NaBFID is a development finance institution that was set up in 2021 to focus on infrastructure funding.

An underdeveloped financial system has made the infrastructure sector more reliant on banks and non-banking financial institutions. However, dwindling non-performing assets and resilient NBFCs have shown a positive shift in the sector, the deputy governor said.

He highlighted that high sunk costs coupled with long gestation periods tend to complicate the financing of infrastructure projects and lead to assets-liability mismatch.

In addition to this, the interdependence of infrastructure projects further complicates financing as it is often dependent upon the availability of complementary infrastructure, triggering cascading effects.

Therefore, there should be an integrated approach for infrastructure projects, and they should be treated as independent projects while being a part of a whole matrix.

NaBFID as a development financial institution has a vital role in developing the bond market and the provision of technical assistance or consultancy services for infra projects, Rao said. By providing partial credit enhancements through rating upgrades and first-loss default guarantees, NaBFID can give assurance to the custodians of long-term funds to lend to the infra sector.

Among other things, the deputy governor advised the lending institution to develop expertise and reputation in project appraisal and evaluation. Moreover, he has asked to set up a dedicated unit to monitor and evaluate the ongoing funded projects.

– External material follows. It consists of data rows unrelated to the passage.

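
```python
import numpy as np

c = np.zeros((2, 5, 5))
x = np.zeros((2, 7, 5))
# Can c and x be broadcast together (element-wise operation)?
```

No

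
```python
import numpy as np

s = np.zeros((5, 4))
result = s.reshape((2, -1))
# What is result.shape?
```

(2, 10)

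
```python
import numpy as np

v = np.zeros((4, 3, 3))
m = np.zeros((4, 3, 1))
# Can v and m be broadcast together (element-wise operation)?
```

Yes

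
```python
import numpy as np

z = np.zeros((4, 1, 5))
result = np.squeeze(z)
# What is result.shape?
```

(4, 5)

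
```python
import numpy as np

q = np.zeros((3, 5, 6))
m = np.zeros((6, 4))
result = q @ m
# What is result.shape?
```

(3, 5, 4)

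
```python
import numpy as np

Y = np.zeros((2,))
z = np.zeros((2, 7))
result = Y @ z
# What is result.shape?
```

(7,)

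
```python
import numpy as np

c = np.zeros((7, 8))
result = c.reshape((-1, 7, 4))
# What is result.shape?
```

(2, 7, 4)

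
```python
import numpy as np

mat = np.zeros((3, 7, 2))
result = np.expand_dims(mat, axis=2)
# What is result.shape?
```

(3, 7, 1, 2)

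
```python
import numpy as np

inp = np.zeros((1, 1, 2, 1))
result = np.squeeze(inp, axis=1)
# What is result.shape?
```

(1, 2, 1)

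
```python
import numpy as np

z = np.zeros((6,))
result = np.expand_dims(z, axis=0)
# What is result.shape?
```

(1, 6)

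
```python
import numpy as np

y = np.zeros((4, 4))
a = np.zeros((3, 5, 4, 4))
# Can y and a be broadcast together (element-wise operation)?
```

Yes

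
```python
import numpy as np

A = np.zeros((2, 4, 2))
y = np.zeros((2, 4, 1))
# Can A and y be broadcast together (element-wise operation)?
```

Yes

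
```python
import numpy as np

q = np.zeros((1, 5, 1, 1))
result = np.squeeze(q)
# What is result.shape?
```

(5,)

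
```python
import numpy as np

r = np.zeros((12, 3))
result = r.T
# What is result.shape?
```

(3, 12)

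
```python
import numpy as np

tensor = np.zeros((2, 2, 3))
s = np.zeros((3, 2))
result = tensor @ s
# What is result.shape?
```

(2, 2, 2)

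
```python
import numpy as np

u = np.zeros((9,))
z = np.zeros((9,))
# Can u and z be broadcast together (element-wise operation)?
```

Yes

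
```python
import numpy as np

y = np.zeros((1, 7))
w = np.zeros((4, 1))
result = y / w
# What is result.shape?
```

(4, 7)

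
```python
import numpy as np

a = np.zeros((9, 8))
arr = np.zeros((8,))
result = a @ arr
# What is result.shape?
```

(9,)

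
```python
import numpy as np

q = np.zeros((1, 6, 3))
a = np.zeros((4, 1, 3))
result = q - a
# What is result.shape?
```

(4, 6, 3)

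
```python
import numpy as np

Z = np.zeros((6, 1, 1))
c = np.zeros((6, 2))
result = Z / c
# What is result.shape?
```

(6, 6, 2)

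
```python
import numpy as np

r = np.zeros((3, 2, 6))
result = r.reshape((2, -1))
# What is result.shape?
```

(2, 18)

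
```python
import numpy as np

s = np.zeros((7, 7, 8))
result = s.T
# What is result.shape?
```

(8, 7, 7)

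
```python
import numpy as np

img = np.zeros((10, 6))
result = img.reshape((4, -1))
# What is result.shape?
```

(4, 15)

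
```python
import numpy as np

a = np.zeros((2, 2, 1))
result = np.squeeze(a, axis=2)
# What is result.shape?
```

(2, 2)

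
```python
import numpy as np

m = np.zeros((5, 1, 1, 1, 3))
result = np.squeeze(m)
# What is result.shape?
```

(5, 3)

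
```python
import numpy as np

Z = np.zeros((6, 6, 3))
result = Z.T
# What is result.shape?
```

(3, 6, 6)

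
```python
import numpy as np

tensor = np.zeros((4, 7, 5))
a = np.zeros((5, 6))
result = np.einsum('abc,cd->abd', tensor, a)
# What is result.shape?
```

(4, 7, 6)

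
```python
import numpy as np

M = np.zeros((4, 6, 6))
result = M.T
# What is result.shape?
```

(6, 6, 4)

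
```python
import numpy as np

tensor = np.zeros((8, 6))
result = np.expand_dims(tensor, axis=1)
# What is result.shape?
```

(8, 1, 6)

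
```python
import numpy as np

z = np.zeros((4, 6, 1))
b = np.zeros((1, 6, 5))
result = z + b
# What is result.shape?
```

(4, 6, 5)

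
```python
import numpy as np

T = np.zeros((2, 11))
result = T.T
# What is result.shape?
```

(11, 2)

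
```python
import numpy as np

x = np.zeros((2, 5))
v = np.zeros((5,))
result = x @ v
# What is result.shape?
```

(2,)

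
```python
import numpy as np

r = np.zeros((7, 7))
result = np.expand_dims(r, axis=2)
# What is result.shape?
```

(7, 7, 1)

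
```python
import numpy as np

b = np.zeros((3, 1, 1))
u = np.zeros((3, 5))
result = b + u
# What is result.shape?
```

(3, 3, 5)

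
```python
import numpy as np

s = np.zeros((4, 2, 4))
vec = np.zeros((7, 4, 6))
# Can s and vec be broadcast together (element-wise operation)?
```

No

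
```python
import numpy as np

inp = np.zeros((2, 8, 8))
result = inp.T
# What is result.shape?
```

(8, 8, 2)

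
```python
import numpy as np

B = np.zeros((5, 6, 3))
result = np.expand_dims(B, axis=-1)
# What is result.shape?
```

(5, 6, 3, 1)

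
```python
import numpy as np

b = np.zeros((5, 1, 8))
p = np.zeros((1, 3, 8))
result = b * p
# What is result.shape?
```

(5, 3, 8)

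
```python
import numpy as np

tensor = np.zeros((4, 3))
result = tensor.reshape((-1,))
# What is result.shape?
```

(12,)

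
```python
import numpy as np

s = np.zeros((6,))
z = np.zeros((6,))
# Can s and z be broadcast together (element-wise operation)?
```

Yes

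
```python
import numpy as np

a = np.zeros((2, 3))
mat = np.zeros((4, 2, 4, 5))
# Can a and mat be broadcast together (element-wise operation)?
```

No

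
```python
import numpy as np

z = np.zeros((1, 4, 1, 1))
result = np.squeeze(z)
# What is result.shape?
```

(4,)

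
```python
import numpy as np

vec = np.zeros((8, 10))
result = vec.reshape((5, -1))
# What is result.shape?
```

(5, 16)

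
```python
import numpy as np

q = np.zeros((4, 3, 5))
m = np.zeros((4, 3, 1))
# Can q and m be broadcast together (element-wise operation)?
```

Yes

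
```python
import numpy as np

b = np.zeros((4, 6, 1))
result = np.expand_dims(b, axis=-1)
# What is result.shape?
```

(4, 6, 1, 1)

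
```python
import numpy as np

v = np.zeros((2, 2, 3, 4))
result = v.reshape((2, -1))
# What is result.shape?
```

(2, 24)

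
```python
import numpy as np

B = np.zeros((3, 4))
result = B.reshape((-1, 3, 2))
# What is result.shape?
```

(2, 3, 2)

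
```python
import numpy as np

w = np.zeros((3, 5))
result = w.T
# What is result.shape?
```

(5, 3)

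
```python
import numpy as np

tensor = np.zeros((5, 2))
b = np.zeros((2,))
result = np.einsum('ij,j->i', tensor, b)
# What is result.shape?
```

(5,)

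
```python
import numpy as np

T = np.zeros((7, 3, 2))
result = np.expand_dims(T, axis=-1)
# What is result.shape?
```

(7, 3, 2, 1)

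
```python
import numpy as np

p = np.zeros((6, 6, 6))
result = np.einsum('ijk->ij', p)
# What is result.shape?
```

(6, 6)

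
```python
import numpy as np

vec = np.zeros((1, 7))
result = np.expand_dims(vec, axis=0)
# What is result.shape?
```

(1, 1, 7)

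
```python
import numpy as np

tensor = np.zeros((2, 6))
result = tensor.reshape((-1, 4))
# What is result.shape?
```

(3, 4)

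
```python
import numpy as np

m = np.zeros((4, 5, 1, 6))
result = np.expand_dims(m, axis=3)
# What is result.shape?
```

(4, 5, 1, 1, 6)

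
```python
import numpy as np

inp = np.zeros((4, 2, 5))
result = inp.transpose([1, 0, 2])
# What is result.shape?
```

(2, 4, 5)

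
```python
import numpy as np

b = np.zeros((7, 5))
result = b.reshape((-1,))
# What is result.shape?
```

(35,)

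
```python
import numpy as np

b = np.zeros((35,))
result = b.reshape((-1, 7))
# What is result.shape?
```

(5, 7)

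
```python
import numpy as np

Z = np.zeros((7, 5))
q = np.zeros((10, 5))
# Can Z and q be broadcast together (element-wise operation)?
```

No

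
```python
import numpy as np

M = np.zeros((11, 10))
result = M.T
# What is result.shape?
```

(10, 11)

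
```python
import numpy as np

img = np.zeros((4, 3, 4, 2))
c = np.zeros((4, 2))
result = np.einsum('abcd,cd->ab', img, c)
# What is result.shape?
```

(4, 3)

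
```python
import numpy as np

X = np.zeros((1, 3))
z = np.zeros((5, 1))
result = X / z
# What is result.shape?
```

(5, 3)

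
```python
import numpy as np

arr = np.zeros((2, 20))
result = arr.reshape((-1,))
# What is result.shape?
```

(40,)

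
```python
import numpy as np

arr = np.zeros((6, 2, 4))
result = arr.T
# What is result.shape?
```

(4, 2, 6)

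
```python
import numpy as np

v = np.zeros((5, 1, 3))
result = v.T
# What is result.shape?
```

(3, 1, 5)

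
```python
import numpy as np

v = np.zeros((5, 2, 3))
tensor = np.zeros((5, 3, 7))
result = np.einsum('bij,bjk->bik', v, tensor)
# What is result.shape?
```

(5, 2, 7)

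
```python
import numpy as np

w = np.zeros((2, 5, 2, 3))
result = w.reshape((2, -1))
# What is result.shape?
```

(2, 30)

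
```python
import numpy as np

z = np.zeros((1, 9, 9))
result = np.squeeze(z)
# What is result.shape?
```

(9, 9)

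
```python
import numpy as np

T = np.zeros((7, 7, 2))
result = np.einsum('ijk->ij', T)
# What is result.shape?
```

(7, 7)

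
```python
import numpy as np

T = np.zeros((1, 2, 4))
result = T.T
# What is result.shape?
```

(4, 2, 1)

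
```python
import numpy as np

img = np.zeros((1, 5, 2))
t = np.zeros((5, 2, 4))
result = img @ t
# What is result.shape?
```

(5, 5, 4)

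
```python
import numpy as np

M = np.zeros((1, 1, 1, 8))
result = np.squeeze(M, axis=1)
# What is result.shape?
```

(1, 1, 8)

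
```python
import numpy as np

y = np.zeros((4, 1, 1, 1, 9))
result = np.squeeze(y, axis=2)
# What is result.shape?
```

(4, 1, 1, 9)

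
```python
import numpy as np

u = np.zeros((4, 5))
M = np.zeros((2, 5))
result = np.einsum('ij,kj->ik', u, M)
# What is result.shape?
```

(4, 2)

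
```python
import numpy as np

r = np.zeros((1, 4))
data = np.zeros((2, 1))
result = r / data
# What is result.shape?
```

(2, 4)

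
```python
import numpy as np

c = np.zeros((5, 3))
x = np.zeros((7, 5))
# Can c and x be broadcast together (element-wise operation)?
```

No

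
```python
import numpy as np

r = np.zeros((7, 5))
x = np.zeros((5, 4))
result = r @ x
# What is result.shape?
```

(7, 4)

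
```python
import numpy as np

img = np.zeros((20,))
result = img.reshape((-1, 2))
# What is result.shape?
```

(10, 2)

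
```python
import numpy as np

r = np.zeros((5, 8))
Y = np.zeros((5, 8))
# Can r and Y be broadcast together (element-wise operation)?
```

Yes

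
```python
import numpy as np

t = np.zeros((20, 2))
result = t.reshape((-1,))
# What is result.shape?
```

(40,)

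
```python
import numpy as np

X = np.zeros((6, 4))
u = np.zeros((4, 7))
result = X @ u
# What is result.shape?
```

(6, 7)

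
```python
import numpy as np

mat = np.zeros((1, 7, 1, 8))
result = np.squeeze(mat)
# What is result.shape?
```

(7, 8)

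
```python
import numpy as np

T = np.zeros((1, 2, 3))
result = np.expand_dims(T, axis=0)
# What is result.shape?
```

(1, 1, 2, 3)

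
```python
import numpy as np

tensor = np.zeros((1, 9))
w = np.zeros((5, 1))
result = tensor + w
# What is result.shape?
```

(5, 9)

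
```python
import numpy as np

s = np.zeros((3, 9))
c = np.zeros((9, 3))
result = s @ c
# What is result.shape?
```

(3, 3)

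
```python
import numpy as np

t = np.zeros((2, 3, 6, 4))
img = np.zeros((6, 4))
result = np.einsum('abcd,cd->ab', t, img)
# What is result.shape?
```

(2, 3)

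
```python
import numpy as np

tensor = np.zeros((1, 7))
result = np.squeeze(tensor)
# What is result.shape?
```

(7,)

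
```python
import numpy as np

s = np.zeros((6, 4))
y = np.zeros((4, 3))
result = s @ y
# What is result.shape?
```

(6, 3)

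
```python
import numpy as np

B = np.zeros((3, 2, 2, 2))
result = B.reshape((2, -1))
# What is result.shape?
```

(2, 12)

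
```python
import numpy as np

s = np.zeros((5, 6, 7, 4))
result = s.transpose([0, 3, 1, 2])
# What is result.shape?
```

(5, 4, 6, 7)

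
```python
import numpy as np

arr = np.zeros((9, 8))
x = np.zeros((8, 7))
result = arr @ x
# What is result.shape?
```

(9, 7)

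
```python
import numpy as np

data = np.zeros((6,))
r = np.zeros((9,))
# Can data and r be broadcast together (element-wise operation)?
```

No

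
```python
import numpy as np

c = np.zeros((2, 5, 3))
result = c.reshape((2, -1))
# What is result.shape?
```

(2, 15)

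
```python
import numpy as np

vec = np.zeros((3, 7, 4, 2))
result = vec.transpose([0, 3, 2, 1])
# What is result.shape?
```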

On the governance front, he said that NaBFID should focus on equipping itself with the necessary resources, skilled, and professional management. The institution should work on strengthening risk management and establishing a robust assurance system.

“A specialized institution like the National Bank for Financing Infrastructure and Development (NaBFID) with a specific mandate to support long-term infrastructure financing in India, can play a transformative role in bridging the funding gap to catalyze participation of the private sector,” said Rao.